Single by G-Eazy featuring ASAP Ferg and Danny Seth

from the album These Things Happen
- Released: June 10, 2014
- Recorded: 2013
- Genre: Hip hop
- Length: 4:48
- Label: BPG; RVG; RCA;
- Songwriters: Gerald Earl Gillum; Darold Brown; Danny Seth Bell; Christoph Andersson; James William Lavigne;
- Producers: Christoph Andersson; G-Eazy;

G-Eazy singles chronology
| "I Mean It" (2014) | "Lotta That" (2014) | "You Don't Own Me" (2015) |

ASAP Ferg singles chronology
| "Hella Hoes" (2014) | "Lotta That" (2014) | "Doe-Active" (2014) |

Danny Seth singles chronology
|  | "Lotta That" (2014) |  |

= Lotta That =

"Lotta That" is a song by American rapper G-Eazy. It was released on June 10, 2014, as the sixth single from his debut studio album These Things Happen (2014). The song was produced by Eazy himself and Christoph Andersson. It also features guest appearances from American rapper ASAP Ferg and English rapper Danny Seth.

==Chart performance==
This single reached number 14 on the US Billboard Bubbling Under Hot 100 Singles and peaked at number 32 on the US Billboard Hot R&B/Hip-Hop Songs chart.
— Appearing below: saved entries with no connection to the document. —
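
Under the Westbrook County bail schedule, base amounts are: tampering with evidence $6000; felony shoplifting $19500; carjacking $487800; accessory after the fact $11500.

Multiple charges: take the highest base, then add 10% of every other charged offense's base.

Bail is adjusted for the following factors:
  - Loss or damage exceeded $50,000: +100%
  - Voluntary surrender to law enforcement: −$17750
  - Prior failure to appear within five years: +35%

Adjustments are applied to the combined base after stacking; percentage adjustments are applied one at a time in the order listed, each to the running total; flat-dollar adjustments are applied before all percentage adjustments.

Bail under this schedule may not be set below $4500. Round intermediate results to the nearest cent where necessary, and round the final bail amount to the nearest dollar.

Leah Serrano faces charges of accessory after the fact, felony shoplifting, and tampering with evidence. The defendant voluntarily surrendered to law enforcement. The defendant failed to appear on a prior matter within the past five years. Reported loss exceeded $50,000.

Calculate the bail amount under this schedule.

$9450

Base amounts from the schedule: accessory after the fact $11500; felony shoplifting $19500; tampering with evidence $6000.
Stacking rule: highest base plus 10% of each additional charge. Highest is felony shoplifting at $19500. Additional: $11500 × 10% = $1150; $6000 × 10% = $600. Combined base = $19500 + $1750 = $21250.
Voluntary surrender to law enforcement (−$17750 flat): $21250 − $17750 = $3500.
Loss or damage exceeded $50,000 (+100%): $3500 × 2 = $7000.
Prior failure to appear within five years (+35%): $7000 × 1.35 = $9450.
$9450 is at or above the $4500 minimum.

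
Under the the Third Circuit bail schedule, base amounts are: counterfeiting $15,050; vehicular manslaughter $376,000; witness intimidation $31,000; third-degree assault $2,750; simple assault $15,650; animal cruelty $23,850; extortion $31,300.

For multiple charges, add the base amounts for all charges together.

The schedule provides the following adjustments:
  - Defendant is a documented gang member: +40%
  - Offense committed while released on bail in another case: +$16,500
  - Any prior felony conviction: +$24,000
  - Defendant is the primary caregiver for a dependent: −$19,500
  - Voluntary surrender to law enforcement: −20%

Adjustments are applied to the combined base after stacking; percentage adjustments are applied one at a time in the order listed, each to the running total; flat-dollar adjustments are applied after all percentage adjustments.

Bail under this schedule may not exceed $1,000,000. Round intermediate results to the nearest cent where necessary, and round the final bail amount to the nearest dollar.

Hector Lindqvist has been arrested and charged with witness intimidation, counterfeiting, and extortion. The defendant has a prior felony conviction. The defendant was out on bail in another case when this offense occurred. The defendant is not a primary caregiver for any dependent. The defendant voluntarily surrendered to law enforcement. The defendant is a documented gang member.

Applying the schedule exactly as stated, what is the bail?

Base amounts from the schedule: witness intimidation $31,000; counterfeiting $15,050; extortion $31,300.
Stacking rule: sum of all bases. $31,000 + $15,050 + $31,300 = $77,350.
Defendant is a documented gang member (+40%): $77,350 × 1.4 = $108,290.
Voluntary surrender to law enforcement (−20%): $108,290 × 0.8 = $86,632.
Offense committed while released on bail in another case (+$16,500 flat): $86,632 + $16,500 = $103,132.
Any prior felony conviction (+$24,000 flat): $103,132 + $24,000 = $127,132.
$127,132 is within the $1,000,000 maximum.

$127,132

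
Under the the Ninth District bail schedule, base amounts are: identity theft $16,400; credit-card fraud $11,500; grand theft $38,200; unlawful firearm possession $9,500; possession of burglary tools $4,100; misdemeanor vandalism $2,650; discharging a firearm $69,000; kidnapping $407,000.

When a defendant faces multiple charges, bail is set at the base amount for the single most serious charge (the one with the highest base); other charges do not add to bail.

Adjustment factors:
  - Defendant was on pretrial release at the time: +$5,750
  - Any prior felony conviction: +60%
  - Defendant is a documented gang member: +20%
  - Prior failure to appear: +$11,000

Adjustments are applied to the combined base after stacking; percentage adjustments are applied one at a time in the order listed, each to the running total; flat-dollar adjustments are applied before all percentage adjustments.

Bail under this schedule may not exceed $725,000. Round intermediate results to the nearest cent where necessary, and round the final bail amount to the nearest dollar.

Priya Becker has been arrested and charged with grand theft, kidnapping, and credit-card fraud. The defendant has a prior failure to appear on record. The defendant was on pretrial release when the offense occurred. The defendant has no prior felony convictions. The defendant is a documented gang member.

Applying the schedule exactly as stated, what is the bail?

Base amounts from the schedule: grand theft $38,200; kidnapping $407,000; credit-card fraud $11,500.
Stacking rule: use the highest base only. Highest is kidnapping at $407,000. Combined base = $407,000.
Defendant was on pretrial release at the time (+$5,750 flat): $407,000 + $5,750 = $412,750.
Prior failure to appear (+$11,000 flat): $412,750 + $11,000 = $423,750.
Defendant is a documented gang member (+20%): $423,750 × 1.2 = $508,500.
$508,500 is within the $725,000 maximum.

$508,500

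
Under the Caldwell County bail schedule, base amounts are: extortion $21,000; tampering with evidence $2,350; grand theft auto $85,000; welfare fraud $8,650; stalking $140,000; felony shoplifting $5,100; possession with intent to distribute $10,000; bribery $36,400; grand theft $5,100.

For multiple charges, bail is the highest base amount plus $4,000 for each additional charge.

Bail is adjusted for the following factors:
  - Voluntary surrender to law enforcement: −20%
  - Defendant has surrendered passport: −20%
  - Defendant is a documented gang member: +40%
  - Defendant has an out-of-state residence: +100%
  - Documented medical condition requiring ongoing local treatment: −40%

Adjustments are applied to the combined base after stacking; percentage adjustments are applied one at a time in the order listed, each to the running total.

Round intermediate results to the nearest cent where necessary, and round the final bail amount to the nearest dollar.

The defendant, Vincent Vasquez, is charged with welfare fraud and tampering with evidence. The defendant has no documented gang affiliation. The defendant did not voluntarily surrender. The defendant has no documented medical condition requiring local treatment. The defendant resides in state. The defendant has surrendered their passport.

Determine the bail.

$10,120

Base amounts from the schedule: welfare fraud $8,650; tampering with evidence $2,350.
Stacking rule: highest base plus $4,000 per additional charge. Highest is welfare fraud at $8,650; 1 additional charge → +$4,000. Combined base = $12,650.
Defendant has surrendered passport (−20%): $12,650 × 0.8 = $10,120.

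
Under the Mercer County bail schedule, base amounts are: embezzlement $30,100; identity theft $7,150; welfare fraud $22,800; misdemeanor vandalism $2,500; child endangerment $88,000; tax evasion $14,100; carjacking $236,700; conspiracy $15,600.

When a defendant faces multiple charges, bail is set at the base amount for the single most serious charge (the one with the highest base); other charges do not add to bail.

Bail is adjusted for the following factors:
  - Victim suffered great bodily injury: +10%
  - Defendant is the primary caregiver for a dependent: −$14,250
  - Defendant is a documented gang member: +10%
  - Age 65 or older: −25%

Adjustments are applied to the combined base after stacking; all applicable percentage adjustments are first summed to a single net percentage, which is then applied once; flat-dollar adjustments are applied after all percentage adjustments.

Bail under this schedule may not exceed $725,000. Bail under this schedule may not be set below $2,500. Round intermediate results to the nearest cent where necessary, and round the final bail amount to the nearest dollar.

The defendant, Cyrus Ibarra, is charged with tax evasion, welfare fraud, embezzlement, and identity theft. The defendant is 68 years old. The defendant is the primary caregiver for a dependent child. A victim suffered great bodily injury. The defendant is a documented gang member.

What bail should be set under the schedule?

$14,345

Base amounts from the schedule: tax evasion $14,100; welfare fraud $22,800; embezzlement $30,100; identity theft $7,150.
Stacking rule: use the highest base only. Highest is embezzlement at $30,100. Combined base = $30,100.
Net percentage adjustment: +10% +10% −25% = −5%. $30,100 × 0.95 = $28,595.
Defendant is the primary caregiver for a dependent (−$14,250 flat): $28,595 − $14,250 = $14,345.
$14,345 is within the $725,000 maximum.
$14,345 is at or above the $2,500 minimum.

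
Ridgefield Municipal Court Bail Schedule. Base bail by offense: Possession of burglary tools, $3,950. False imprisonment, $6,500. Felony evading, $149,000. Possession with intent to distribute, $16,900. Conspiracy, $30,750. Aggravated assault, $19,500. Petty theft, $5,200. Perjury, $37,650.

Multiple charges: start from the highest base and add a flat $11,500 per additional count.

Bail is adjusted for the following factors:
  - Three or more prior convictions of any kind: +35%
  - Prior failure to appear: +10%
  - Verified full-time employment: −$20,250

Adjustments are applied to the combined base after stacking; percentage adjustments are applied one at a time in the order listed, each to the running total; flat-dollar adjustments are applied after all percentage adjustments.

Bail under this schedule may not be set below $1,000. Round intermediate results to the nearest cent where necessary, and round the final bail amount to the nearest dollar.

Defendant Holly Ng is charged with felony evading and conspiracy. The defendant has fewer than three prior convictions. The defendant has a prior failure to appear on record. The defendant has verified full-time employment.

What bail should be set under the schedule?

Base amounts from the schedule: felony evading $149,000; conspiracy $30,750.
Stacking rule: highest base plus $11,500 per additional charge. Highest is felony evading at $149,000; 1 additional charge → +$11,500. Combined base = $160,500.
Prior failure to appear (+10%): $160,500 × 1.1 = $176,550.
Verified full-time employment (−$20,250 flat): $176,550 − $20,250 = $156,300.
$156,300 is at or above the $1,000 minimum.

$156,300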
On November 25, 2025, the single was certified Platinum by the Recording Industry Association of America (RIAA) for sales of over 1,000,000 digital copies in the United States.

==Credits and personnel==
Credits and personnel are adapted from the These Things Happen album liner notes.
- G-Eazy – writer, vocals, producer
- Christoph Andersson – writer, producer, recording
- ASAP Ferg – writer, vocals
- Danny Seth Bell – writer, vocals
- James W. Lavigne – writer, background vocals
- Jaycen Joshua – mixing
- Ryan Paul – mixing assistant
- Dave Kutch – mastering

== Charts ==

| Chart (2014) | Peak position |
|---|---|
| US Bubbling Under Hot 100 Singles (Billboard) | 14 |
| US Hot R&B/Hip-Hop Songs (Billboard) | 32 |
| US Hot Rap Songs (Billboard) | 21 |

== Certifications ==

| Region | Certification | Certified units/sales |
| United States (RIAA) | Platinum | 1,000,000^{‡} |
^{‡} Sales+streaming figures based on certification alone.